The subjects of the works in the series are based on the Revelation of Saint John the Evangelist. The colors of this painting are somber, suggesting richness and heaviness, while the repetitive geometry of the shapes suggest apocalyptic inevitability. In Peran Erminy's article, The Apocalyptic Paintings of Nabil Kanso, he clearly states that Kanso's paintings portray our world today. He states that our world is constantly surrounded by violence and people feel vulnerable. The aggression one has can ultimately lead to a break out in war where the world will be doomed. Kanso's paintings reflect the path we are taking as a world. People today are quick to act upon threats leading us into a world that is ruled by war. This will be the hell on earth made by none other than human beings themselves. Kanso has a strong, intense effect on his audience's feelings and emotions.

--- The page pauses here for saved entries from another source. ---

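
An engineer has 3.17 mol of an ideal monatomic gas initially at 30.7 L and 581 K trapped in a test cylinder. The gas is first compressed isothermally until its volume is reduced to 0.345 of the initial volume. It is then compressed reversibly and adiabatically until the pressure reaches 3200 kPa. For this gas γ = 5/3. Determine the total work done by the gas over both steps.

-24900 J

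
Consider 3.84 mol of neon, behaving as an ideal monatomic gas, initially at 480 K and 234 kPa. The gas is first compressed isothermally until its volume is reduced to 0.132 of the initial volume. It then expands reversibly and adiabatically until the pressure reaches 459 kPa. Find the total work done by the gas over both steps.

V₁ = nRT₁/P₁ = 3.84×8.314×480/234 = 65.5 L.
Step 1 — Isothermal: T stays 480 K; PV = const ⇒ V₂ = 8.64 L, P₂ = 1770 kPa.
ΔU = 0 (ideal gas, T constant).
W = nRT ln(V₂/V₁) = 3.84×8.314×480×ln(0.132) = -31000 J.
Q = ΔU + W = -31000 J.
State after step 1: P = 1770 kPa, V = 8.64 L, T = 480 K.
Step 2 — Adiabatic: T₂/T₁ = (P₂/P₁)^((γ−1)/γ) ⇒ T₂ = 480×(0.259)^0.400 = 280 K; V₂ = 19.4 L.
ΔU = nCvΔT = 3.84×12.5×(280−480) = -9600 J.
Q = 0 for an adiabatic process, so W = −ΔU = 9600 J.
Net over both steps: W = -21400 J, Q = -31000 J, ΔU = -9600 J.

-21400 J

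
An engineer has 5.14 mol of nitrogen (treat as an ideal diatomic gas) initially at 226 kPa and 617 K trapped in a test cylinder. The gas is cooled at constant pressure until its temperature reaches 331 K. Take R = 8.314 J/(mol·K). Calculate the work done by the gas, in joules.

-12200 J

V₁ = nRT₁/P₁ = 5.14×8.314×617/226 = 117 L.
Isobaric: P stays 226 kPa; V/T = const ⇒ T₂ = 331 K, V₂ = 62.6 L.
W = PΔV = 226×(62.6−117) kPa·L = -12200 J.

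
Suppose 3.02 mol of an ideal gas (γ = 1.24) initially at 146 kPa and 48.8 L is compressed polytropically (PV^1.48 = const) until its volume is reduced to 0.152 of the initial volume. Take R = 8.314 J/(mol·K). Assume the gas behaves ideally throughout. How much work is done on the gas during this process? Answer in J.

T₁ = P₁V₁/(nR) = 146×48.8/(3.02×8.314) = 284 K.
Polytropic n=1.48: T₂ = T₁(V₁/V₂)^(n−1) = 284×(6.58)^0.48 = 701 K; P₂ = P₁(V₁/V₂)^n = 2370 kPa.
W = (P₁V₁−P₂V₂)/(n−1) = (146×48.8−2370×7.42)/0.48 = -21800 J.
Work done on the gas = −W_by = 21800 J.

21800 J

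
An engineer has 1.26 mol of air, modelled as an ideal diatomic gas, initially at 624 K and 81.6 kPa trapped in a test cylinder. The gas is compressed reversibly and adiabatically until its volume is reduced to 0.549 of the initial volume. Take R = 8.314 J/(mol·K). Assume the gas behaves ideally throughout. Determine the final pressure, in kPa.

V₁ = nRT₁/P₁ = 1.26×8.314×624/81.6 = 80.1 L.
Adiabatic: TV^(γ−1) = const ⇒ T₂ = 624×(1.82)^0.400 = 793 K; PV^γ = const ⇒ P₂ = 189 kPa.

189 kPa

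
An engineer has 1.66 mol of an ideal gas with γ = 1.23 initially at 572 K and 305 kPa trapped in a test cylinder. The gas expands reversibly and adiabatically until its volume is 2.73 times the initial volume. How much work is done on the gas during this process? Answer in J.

-7080 J

V₁ = nRT₁/P₁ = 1.66×8.314×572/305 = 25.9 L.
Adiabatic: TV^(γ−1) = const ⇒ T₂ = 572×(0.366)^0.230 = 454 K; PV^γ = const ⇒ P₂ = 88.7 kPa.
ΔU = nCvΔT = 1.66×36.1×(454−572) = -7080 J.
Q = 0 for an adiabatic process, so W = −ΔU = 7080 J.
Work done on the gas = −W_by = -7080 J.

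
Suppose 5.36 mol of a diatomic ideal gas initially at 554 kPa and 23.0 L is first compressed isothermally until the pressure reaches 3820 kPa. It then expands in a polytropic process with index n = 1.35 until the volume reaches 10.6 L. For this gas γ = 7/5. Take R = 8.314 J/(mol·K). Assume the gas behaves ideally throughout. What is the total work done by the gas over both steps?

T₁ = P₁V₁/(nR) = 554×23.0/(5.36×8.314) = 286 K.
Step 1 — Isothermal: T stays 286 K; PV = const ⇒ V₂ = 3.34 L, P₂ = 3820 kPa.
ΔU = 0 (ideal gas, T constant).
W = nRT ln(V₂/V₁) = 5.36×8.314×286×ln(0.145) = -24600 J.
Q = ΔU + W = -24600 J.
State after step 1: P = 3820 kPa, V = 3.34 L, T = 286 K.
Step 2 — Polytropic n=1.35: T₂ = T₁(V₁/V₂)^(n−1) = 286×(0.315)^0.35 = 191 K; P₂ = P₁(V₁/V₂)^n = 802 kPa.
W = (P₁V₁−P₂V₂)/(n−1) = (3820×3.34−802×10.6)/0.35 = 12100 J.
ΔU = nCvΔT = 5.36×20.8×(191−286) = -10600 J.
Q = ΔU + W = 1510 J.
Net over both steps: W = -12500 J, Q = -23100 J, ΔU = -10600 J.

-12500 J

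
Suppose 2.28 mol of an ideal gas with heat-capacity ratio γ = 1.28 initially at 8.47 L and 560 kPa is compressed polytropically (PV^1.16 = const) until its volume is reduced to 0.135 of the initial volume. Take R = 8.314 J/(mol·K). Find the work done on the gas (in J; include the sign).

T₁ = P₁V₁/(nR) = 560×8.47/(2.28×8.314) = 250 K.
Polytropic n=1.16: T₂ = T₁(V₁/V₂)^(n−1) = 250×(7.41)^0.16 = 345 K; P₂ = P₁(V₁/V₂)^n = 5710 kPa.
W = (P₁V₁−P₂V₂)/(n−1) = (560×8.47−5710×1.14)/0.16 = -11200 J.
Work done on the gas = −W_by = 11200 J.

11200 J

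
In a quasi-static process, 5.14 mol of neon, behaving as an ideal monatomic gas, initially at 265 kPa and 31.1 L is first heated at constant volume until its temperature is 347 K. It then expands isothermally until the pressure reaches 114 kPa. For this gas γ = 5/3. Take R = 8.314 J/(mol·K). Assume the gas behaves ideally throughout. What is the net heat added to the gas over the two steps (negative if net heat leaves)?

31100 J

T₁ = P₁V₁/(nR) = 265×31.1/(5.14×8.314) = 193 K.
Step 1 — Isochoric: V stays 31.1 L; P/T = const ⇒ T₂ = 347 K, P₂ = 477 kPa.
W = 0 (no volume change).
ΔU = nCvΔT = 5.14×12.5×(347−193) = 9880 J.
Q = ΔU = 9880 J.
State after step 1: P = 477 kPa, V = 31.1 L, T = 347 K.
Step 2 — Isothermal: T stays 347 K; PV = const ⇒ V₂ = 130 L, P₂ = 114 kPa.
ΔU = 0 (ideal gas, T constant).
W = nRT ln(V₂/V₁) = 5.14×8.314×347×ln(4.18) = 21200 J.
Q = ΔU + W = 21200 J.
Net over both steps: W = 21200 J, Q = 31100 J, ΔU = 9880 J.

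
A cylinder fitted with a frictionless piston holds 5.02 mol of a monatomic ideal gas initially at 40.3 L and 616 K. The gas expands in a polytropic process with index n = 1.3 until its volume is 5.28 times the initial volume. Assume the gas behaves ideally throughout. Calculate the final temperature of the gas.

P₁ = nRT₁/V₁ = 5.02×8.314×616/40.3 = 638 kPa.
Polytropic n=1.3: T₂ = T₁(V₁/V₂)^(n−1) = 616×(0.189)^0.30 = 374 K; P₂ = P₁(V₁/V₂)^n = 73.3 kPa.

374 K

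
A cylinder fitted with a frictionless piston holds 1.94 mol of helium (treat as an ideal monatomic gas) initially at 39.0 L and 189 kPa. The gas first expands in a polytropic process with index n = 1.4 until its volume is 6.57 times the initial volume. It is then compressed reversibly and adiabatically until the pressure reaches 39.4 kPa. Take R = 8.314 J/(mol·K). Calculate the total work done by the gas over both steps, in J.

T₁ = P₁V₁/(nR) = 189×39.0/(1.94×8.314) = 457 K.
Step 1 — Polytropic n=1.4: T₂ = T₁(V₁/V₂)^(n−1) = 457×(0.152)^0.40 = 215 K; P₂ = P₁(V₁/V₂)^n = 13.5 kPa.
W = (P₁V₁−P₂V₂)/(n−1) = (189×39.0−13.5×256)/0.40 = 9750 J.
ΔU = nCvΔT = 1.94×12.5×(215−457) = -5850 J.
Q = ΔU + W = 3900 J.
State after step 1: P = 13.5 kPa, V = 256 L, T = 215 K.
Step 2 — Adiabatic: T₂/T₁ = (P₂/P₁)^((γ−1)/γ) ⇒ T₂ = 215×(2.91)^0.400 = 330 K; V₂ = 135 L.
ΔU = nCvΔT = 1.94×12.5×(330−215) = 2770 J.
Q = 0 for an adiabatic process, so W = −ΔU = -2770 J.
Net over both steps: W = 6980 J, Q = 3900 J, ΔU = -3080 J.

6980 J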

Kanso's work is dark and sometimes frightening, conveying how it is relevant to the scary obstacles of today's world. Our society seems to be stuck on depressing violence and aggression and if continued on this path, will only continue to result in tragic wars.

==Painter==
Apocalyptic Painter, Nabil Kanso was born in Lebanon. In recent years, the city was in a civil war that led to destruction and human suffering, however he had fond memories of his childhood. In the other hand, in 1958, during the civil war schools were forced to shut down. There wasn't much to do’ Kanso occupied his time making sketches that captured his interest. Kanso's first contact with art was images of angels painted in high ceilings, Mexican art works and other artists from East and West. While witnessing a shooting, is when Kanso had desire to move to America. After five years he moved to New York and enrolled himself in NYU to study Arts and Philosophy. In 1971, Kanso had his first solo in 76th Street Gallery. In spite of this many years later his apocalyptic series of paintings would end up in storage.